Posterior densities for selected numbers of breeding pairs for a two year old field. Columns show the densities for a poisson distribution with \(\lambda\) equal to the esimated value and the lower and upper limits on the estimated values for this field.
# of pairs	lower	estimate	upper
0	0.9454	0.8358	0.5640
1	0.0531	0.1499	0.3230
2	0.0015	0.0134	0.0925
3	0.0000	0.0008	0.0177
4	0.0000	0.0000	0.0025
5	0.0000	0.0000	0.0003
6	0.0000	0.0000	0.0000
7	0.0000	0.0000	0.0000

For example, we’d expect to observe no breeding pairs in 95–56% of average sized, two-year old fields. The same values are shown for a five-year old tree in the table below

Posterior densities for selected numbers of breeding pairs for a five year old field. Columns show the densities for a poisson distribution with \(\lambda\) equal to the esimated value and the lower and upper limits on the estimated values for this field.
# of pairs	lower	estimate	upper
0	0.6328	0.4154	0.1852
1	0.2896	0.3649	0.3123
2	0.0663	0.1603	0.2633
3	0.0101	0.0469	0.1480
4	0.0012	0.0103	0.0624
5	0.0001	0.0018	0.0210
6	0.0000	0.0003	0.0059
7	0.0000	0.0000	0.0014

I could repeat the process of simulating breeding pairs from the poisson distributions with estimated values of \(\lambda\) but the code to illustrate this gets tedious and this post is long enough already.

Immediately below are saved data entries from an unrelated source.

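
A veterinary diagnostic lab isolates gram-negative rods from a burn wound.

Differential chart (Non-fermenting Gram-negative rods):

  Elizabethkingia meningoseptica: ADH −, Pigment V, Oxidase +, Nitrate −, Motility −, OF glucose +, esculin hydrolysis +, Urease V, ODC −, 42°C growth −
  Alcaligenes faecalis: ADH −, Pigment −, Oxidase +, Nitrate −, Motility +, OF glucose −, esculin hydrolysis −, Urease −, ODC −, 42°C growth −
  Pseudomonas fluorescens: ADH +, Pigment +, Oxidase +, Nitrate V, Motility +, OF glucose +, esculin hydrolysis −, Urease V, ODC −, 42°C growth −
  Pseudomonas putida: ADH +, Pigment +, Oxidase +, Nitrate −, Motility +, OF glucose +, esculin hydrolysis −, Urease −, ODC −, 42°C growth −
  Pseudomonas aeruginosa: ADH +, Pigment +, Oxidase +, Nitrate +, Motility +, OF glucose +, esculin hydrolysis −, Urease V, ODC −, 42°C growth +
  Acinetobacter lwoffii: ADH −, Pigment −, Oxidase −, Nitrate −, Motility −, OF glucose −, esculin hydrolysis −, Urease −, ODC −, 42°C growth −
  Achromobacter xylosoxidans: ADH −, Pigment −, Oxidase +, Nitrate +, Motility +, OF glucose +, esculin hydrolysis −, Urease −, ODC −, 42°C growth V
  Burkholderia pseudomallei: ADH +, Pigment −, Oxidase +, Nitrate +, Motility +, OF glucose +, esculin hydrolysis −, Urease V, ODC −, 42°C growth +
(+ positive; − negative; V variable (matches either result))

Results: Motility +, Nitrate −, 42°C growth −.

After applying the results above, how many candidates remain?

3

Motility +: excludes Elizabethkingia meningoseptica, Acinetobacter lwoffii — 6 left.
Nitrate −: excludes Pseudomonas aeruginosa, Achromobacter xylosoxidans, Burkholderia pseudomallei — 3 left.
42°C growth −: all 3 remaining candidates are consistent.
Still consistent: Alcaligenes faecalis, Pseudomonas fluorescens, Pseudomonas putida.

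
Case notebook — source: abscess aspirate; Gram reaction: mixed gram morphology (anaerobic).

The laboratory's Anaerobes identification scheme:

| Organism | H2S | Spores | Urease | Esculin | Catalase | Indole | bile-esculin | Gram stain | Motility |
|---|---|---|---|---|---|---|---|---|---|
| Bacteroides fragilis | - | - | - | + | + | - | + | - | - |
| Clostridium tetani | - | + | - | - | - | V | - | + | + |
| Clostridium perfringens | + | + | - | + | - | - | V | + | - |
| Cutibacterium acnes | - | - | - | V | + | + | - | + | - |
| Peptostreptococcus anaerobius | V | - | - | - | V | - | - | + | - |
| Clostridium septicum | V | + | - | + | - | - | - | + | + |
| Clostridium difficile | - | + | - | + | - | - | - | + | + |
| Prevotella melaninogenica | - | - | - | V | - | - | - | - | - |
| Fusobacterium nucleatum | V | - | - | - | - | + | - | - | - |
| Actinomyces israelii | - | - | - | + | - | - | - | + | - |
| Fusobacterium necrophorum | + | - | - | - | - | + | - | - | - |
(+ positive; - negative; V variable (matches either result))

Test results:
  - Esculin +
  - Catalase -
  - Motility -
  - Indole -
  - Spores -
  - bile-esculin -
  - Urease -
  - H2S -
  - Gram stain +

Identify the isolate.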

The prediction intervals for the Poisson model are starting to look more like intervals than the ones for the binomial model we looked at earlier. They’re still not something we can easily convey on a plot like we can with linear models and predict.lm, however.

For continous conditional distributions, prediction “intervals” act like their linear model counterparts, as long as we take the extra step of computing the prediction interval using the probability quantile function (the qfoo() functions in R where foo is the abbreviation for the distribution) and potentially include the uncertainty in the estimated expectations (fitted values on the response scale) as we did in both examples above.

Ok, I think that’s enough modelling pedantry for one [Ed: er-um, two] post.

References

Korner-Nievergelt, F., Felten, S. von, Roth, T., Gulat, J., Almasi, B., and Korner-Nievergelt, P. (2015). Bayesian data analysis in ecology using linear models with R, BUGS, and stan. Elsevier Science & Technology Books.